If this method seems a bit confusing to you, then maybe you should pay attention to other methods of calculating GDP. The so-called expense method today is most often used by specialists in the field of macroeconomics. According to this method, the country's entire GDP is divided into four main components: household spending, i.e. ordinary consumers, company expenses, namely investment, government spending and the relationship of the national economy with abroad.
In fact, a rather simple scheme is obtained. Everything that is not spent by households is invested by enterprises, according to Keynes's macroeconomic law. We add here another state that collects taxes to the budget and at the same time carries out public procurement, forming additional demand. In an open economy, additional demand is also formed abroad, if export exceeds import, in the opposite situation, demand, and hence GDP, on the contrary, decreases. Because of its simplicity and clarity, this equation is used not only to calculate GDP, but also in other more complex studies.
And finally, the methods of calculating GDP closes the income method. In this rather rarely used method, there is logic similar to the expenditure method. All GDP is divided between economic entities that provide factors of production, only in this case it is not their expenses that are considered, but income. Since expenses are equal to incomes, the result will be the same.

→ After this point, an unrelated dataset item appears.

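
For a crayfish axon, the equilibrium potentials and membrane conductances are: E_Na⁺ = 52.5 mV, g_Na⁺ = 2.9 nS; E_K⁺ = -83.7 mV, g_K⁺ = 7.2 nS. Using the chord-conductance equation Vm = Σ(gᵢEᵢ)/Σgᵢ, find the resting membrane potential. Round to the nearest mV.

-45 mV

Σ gᵢEᵢ = 2.9·(52.5) + 7.2·(-83.7) = -450.39
Σ gᵢ = 2.9 + 7.2 = 10.1
Vm = -450.39 / 10.1 = -44.59 mV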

Thus, in this case, it is necessary to add wages (income of individuals), profit (income of companies), interest (income from the provision of capital) and rent (income from the provision of land).

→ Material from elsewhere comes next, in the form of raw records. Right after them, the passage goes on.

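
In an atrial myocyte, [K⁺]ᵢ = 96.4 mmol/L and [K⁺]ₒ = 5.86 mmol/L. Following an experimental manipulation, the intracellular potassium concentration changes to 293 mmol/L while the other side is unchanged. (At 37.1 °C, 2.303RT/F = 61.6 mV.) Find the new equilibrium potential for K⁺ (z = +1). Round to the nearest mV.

-105 mV

After the shift: [K⁺]_out = 5.86, [K⁺]_in = 293 mmol/L.
E_new = (61.6/1)·log₁₀(5.86/293) = 61.60 · (-1.6990) = -104.66 mV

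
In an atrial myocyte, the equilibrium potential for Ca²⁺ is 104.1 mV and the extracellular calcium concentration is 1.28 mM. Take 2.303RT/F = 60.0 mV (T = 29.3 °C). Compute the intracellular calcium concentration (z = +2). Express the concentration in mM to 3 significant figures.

0.000434 mM

Nernst: E = (60.0/2) · log₁₀([out]/[in]), so log₁₀([out]/[in]) = 104.1 × 2 / 60.0 = 3.4700.
[out]/[in] = 10^(3.4700) = 2951.
[in] = 1.28 / 2951 = 0.0004337 mM.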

As you can see, the methods for calculating GDP and their logic are not complicated. GDP is all that the economy has produced through the joint efforts of all economic entities. At the same time, GDP does not include income from speculative financial transactions, since they do not increase real production. In addition, the sale of second-hand goods and donations of material values ββare not included in GDP. All these operations are just indicators of the redistribution of previously recorded benefits. GDP, however, claims to reflect the real development of the national economy and today is the most suitable indicator for this, albeit far from perfect.